One day in New York, in the winter of 1940-1941, a Soviet spy named Jacob Golos recruited Ernest Hemingway “for our work.” Golos was a colorful old Bolshevik, a lifelong revolutionary who had escaped from czarist banishment by walking from Siberia to China. Golos eventually settled on the lower east side of Manhattan, where he became one of the founders of the Communist Party of the USA and a linchpin for Soviet espionage on the east coast. On the day that he pitched Hemingway, he was acting on behalf of the NKVD, the predecessor of the KGB during the Cold War and of the SVR today. After the meeting, Golos reported to Moscow that he was “sure that he [Hemingway] will cooperate with us and … do everything he can” to help the NKVD.

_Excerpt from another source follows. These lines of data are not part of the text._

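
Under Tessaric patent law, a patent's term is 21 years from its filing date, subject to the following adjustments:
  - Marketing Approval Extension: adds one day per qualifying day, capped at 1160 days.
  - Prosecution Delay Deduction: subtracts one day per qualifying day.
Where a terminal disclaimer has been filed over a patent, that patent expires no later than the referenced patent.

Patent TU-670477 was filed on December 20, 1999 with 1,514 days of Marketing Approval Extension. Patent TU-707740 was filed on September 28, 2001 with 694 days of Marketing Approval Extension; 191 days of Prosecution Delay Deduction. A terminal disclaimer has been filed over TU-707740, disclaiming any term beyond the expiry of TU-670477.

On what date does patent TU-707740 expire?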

Why did Soviets focus on Hemingway? He first caught their attention in 1935 by writing for the far left American journal New Masses. His article was an angry denunciation of the U.S. establishment for leaving a large group of veterans, at work on government relief, to die in the path of a hurricane that struck the Florida Keys that year. Then, during the Spanish civil war, he came into contact with Comintern agents, Soviet spies, and communist guerrillas. They intrigued and captivated him, all the more so because they were fighting for a cause that had ignited his passion: anti-fascism. That passion drove the plot of For Whom The Bell Tolls—and not incidentally disposed him to agree to Golos’s pitch when it came a few months after Scribner’s released the great political novel.

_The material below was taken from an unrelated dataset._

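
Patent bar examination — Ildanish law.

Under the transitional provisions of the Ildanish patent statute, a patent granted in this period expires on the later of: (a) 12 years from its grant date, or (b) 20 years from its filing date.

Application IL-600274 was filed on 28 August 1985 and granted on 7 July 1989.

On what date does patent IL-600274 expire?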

What did the NKVD want from Hemingway? He did not work for the government; he had no access to official secrets. He would not be meeting in a dark alley to hand over a briefcase full of documents. To please their first customer, Stalin, that is what Soviet spies wanted most: written secrets, especially about American technology and foreign policy. They knew that one day the U.S. would emerge from its isolationism and change the balance of power in Europe. When that day came, they wanted to be ready. In the meantime, they would continue pirating American technology. After the two countries established diplomatic relations in 1933, the NKVD (along with its sister service, the GRU) proceeded to recruit ever more American civil servants who fed them a steady diet of secrets. In the ’30s, they had spies with superb access in the Departments of State, Justice, and the Treasury, to say nothing of the White House itself, and during the war they penetrated the Manhattan Project, stealing the plans for the atom bomb.